2018 dealt me another blow this month, with the devastating news that my dog has terminal cancer and had an emergency operation. Thankfully, when you spend any time with him you can’t tell there’s anything wrong with him or that he’s in any pain. Everytime I leave my parents house and say bye to him, I’m so terrified that it will be the last time I see him, but thankfully he’s currently doing ok (and being spoilt absolutely rotten!)
I had my follow up appointment from my operation, and was given not so great odds in regards to fertility. This was my biggest fear with endometriosis, and being completely honest, it’s not something that I’ve managed to get my head fully around yet.
I finished my Christmas shopping and wrapping with over a month to go, I get so busy around Christmas and love Christmas time and giving presents, so it really works in my favour to be super organised at this time of year.

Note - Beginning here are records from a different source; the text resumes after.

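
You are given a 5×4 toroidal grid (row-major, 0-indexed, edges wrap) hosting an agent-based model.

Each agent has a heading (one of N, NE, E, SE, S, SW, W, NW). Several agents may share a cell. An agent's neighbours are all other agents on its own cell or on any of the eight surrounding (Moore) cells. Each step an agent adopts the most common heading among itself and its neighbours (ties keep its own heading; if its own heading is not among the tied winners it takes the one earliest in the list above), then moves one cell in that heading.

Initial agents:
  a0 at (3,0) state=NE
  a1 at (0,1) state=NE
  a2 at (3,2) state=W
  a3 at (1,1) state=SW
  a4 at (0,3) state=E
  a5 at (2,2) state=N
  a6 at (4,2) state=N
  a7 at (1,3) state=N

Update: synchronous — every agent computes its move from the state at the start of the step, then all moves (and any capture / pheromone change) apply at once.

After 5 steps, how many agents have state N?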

My mental health really struggled this month, and I took a few days off just to provide myself with a bit of a break. I also celebrated our 5 year anniversary with my partner at the amazing Clos Maggiore restaurant (definitely worth a visit – just make sure you book months in advance!)
The festive celebrations started on the 1st, we had friends visit and we took them to Harrods Christmas Grotto to visit Santa with their daughter. Other Christmassy activities this weekend included gingerbread house decorating, ice skating at Somerset House, and putting up the Christmas decorations. I also celebrated my Grandad’s 85th birthday, met my cousin’s gorgeous baby, celebrated early Christmas in Wales with my in-laws and Christmas in Cheshire with my parents.
We finally got the money back from the con artist in Spitalfield’s Market for the art we never received, and we visited Oslo over the New Years weekend. It was one of the most amazing weekends I’ve had, and Oslo is such a beautiful place.
This year had some very high highs, and some extremely low lows, and definitely goes down in history as my hardest. But, I improved my cake decorating techniques (and made loads of cakes), spent a lot of time with friends, family and my gorgeous dog, was fortunate enough to go on some lovely trips and view some incredible live performances. It taught me, in a weird way, to appreciate the bad times, because they make you so much more grateful for the good times. 2018 has taught me that if I can get through this year, I can get through anything.